Pour atténuer, un tant soit peu, ce phénomène, la direction de l’éducation de Bordj a déjà procédé au dispatching d’un document aux établissements scolaires de la wilaya, portant sur les causes et les conséquences de la violence dans les établissements scolaires, tout en impliquant les enseignants pour traiter les données et suggérer des solutions. Un document sous forme de questionnaire sur des méthodes déjà utilisées en milieu scolaire, qui se sont avérées inefficaces. Car des lacunes ont, en effet, été diagnostiquées, mais sans pour autant porter de solutions adéquates. Sur le sujet, nous avons questionné Messaoud Bekhaled, inspecteur de l’enseignement primaire, qui a accepté d’apporter son appréciable contribution, riche de 25 ans de bons et loyaux services. Notre interlocuteur a d’emblée lié le phénomène de la violence en milieu scolaire à la régression et au pourrissement du milieu extrascolaire qui se traduit par la délinquance qui s’invite dans un milieu censé servir d’exemple pour bâtir une société saine et cohérente. Certes, l’adolescence est la période la plus difficile dans la vie de l’individu, mais pour qu’un élève en arrive aux mains avec son enseignant est absolument intolérable, de l’avis de tout le monde. Car la barrière enseignant-élève a, selon notre interlocuteur, tendance à disparaître. Du coup, l’enseignant perd peu à peu de son autorité d’antan. Ce qui s’est répercuté négativement sur son rendement et par conséquent sur la capacité d’acquisition de l’apprenant pour donner, au final, naissance à la médiocrité des résultats qui se traduit en déperditions.

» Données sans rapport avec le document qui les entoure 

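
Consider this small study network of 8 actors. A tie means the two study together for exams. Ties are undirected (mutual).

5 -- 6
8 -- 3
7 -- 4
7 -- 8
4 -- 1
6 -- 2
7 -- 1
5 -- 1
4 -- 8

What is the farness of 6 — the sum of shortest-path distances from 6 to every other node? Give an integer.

Distances from 6: 1:2, 2:1, 3:5, 4:3, 5:1, 7:3, 8:4.
Sum = 2 + 1 + 5 + 3 + 1 + 3 + 4 = 19.

19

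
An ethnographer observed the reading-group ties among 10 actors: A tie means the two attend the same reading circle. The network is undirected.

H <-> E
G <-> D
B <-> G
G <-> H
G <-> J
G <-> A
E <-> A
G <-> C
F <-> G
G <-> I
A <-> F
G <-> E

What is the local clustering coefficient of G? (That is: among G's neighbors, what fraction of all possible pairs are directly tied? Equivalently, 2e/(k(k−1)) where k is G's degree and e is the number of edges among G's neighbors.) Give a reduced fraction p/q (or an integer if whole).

G's neighbors: A, B, C, D, E, F, H, I, and J (k = 9).
Possible neighbor pairs: C(9,2) = 36. Edges among them: A–E, A–F, E–H → e = 3.
Clustering(G) = 3/36 = 1/12.

1/12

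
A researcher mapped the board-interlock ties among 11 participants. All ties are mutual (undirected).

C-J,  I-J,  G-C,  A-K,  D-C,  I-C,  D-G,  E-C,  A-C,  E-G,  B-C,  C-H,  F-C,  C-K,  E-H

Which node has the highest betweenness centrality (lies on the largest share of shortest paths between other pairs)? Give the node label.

Unnormalized betweenness of each node: A:0, B:0, C:39, D:0, E:1/2, F:0, G:1/2, H:0, I:0, J:0, K:0.
C has the largest value, 39, making it the main broker — the node through which the most shortest paths run.

C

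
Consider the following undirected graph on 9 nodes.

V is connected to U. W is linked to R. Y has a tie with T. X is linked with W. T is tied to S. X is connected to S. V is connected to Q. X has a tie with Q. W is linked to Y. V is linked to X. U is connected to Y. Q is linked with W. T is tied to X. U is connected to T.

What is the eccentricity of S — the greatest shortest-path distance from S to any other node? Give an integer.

3

Distances from S: Q:2, R:3, T:1, U:2, V:2, W:2, X:1, Y:2.
The largest is 3 (to R), so the eccentricity of S is 3.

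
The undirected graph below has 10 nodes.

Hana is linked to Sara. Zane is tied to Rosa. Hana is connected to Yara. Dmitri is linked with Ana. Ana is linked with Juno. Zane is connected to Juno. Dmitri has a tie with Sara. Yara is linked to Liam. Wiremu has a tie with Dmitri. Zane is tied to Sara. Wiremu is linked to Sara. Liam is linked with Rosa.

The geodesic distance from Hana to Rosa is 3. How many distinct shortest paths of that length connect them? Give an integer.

2

The shortest distance is 3. The length-3 paths are: Hana–Sara–Zane–Rosa; Hana–Yara–Liam–Rosa.
That gives 2 distinct shortest paths.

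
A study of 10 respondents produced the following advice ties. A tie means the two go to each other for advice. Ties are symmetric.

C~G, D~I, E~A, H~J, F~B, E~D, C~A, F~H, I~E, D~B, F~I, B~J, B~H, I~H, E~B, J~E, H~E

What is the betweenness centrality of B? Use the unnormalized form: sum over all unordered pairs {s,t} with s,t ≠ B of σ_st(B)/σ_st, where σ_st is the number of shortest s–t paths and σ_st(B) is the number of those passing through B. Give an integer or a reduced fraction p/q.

19/6

Pairs whose geodesics pass through B — G–F: 1/3; A–F: 1/3; C–F: 1/3; D–H: 1/3; D–J: 1/2; D–F: 1/2; E–F: 1/3; J–F: 1/2.
All other pairs contribute 0.
Summing the contributions gives betweenness(B) = 19/6.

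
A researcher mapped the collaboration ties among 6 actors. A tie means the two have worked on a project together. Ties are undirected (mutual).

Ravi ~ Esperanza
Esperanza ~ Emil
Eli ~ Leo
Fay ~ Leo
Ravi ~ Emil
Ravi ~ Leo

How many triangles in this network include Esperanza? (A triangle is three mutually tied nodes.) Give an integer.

1

Esperanza's neighbors: Emil and Ravi.
Neighbor pairs that are themselves tied: Esperanza–Emil–Ravi. Each forms one triangle with Esperanza, for 1 in total.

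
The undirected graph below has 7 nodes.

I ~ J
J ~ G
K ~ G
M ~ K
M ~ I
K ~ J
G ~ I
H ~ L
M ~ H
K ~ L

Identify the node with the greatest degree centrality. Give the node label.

K

Degrees — G:3, H:2, I:3, J:3, K:4, L:2, M:3.
The maximum is 4, attained only by K.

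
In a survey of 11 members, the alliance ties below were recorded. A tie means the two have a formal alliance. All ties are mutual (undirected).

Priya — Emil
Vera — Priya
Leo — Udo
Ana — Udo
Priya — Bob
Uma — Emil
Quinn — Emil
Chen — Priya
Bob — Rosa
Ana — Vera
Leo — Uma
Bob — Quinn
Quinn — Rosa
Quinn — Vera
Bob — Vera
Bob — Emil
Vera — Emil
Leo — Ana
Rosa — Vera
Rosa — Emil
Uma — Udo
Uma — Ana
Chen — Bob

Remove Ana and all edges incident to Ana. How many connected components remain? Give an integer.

1

Ana's neighbors (Leo, Udo, Uma, and Vera) remain reachable from one another through other ties, so the rest of the network stays in one piece.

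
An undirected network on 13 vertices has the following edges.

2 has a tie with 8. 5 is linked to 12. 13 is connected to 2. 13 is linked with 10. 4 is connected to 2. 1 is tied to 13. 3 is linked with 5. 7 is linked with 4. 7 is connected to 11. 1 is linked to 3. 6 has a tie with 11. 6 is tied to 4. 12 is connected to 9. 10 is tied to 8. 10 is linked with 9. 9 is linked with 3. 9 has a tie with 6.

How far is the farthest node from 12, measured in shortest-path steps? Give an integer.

Distances from 12: 1:3, 2:4, 3:2, 4:3, 5:1, 6:2, 7:4, 8:3, 9:1, 10:2, 11:3, 13:3.
The largest is 4 (to 7 and 2), so the eccentricity of 12 is 4.

4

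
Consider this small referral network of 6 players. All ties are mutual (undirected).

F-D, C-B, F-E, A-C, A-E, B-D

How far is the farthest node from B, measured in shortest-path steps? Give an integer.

3

Distances from B: A:2, C:1, D:1, E:3, F:2.
The largest is 3 (to E), so the eccentricity of B is 3.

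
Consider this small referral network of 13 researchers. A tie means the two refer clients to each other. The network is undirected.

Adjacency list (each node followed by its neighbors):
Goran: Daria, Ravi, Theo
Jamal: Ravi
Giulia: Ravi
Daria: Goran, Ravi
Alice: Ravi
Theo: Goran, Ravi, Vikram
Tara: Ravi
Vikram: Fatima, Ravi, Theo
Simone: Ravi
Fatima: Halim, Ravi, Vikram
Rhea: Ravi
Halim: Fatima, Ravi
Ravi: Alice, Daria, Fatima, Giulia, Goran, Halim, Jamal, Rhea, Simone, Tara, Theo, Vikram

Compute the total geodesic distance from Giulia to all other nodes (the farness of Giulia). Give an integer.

Distances from Giulia: Alice:2, Daria:2, Fatima:2, Goran:2, Halim:2, Jamal:2, Ravi:1, Rhea:2, Simone:2, Tara:2, Theo:2, Vikram:2.
Sum = 2 + 2 + 2 + 2 + 2 + 2 + 1 + 2 + 2 + 2 + 2 + 2 = 23.

23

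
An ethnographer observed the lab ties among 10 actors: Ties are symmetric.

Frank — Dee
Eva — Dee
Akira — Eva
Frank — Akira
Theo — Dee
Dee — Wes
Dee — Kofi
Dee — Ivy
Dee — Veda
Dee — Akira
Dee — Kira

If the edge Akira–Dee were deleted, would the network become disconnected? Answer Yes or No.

No

Even without that edge, Akira still reaches Dee via Akira – Eva – Dee, so the network stays connected. Not a bridge.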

Ceci dit, si la violence gagne les adolescents du moyen et du secondaire, les enfants du primaire ne sont pas en reste. Et si l’enseignant n’est pas lucide et attentif aux agissements survoltés des turbulents, les conséquences seraient irréversibles. A ce titre, M. Bekhaled a vivement critiqué les nouvelles technologies qui, selon lui, ont largement contribué à la dégradation du tissu social et surtout à tuer chez l’enfant la faculté de l’effort intellectuel. Certes, la panacée, pour canaliser l’énergie débordante et le comportement agressif des jeunes, n’existe nulle part. Mais il appartient à l’enseignant, aux parents d’élèves et à toute la société de s’impliquer pour faire de l’enfant d’aujourd’hui le bon adulte de demain.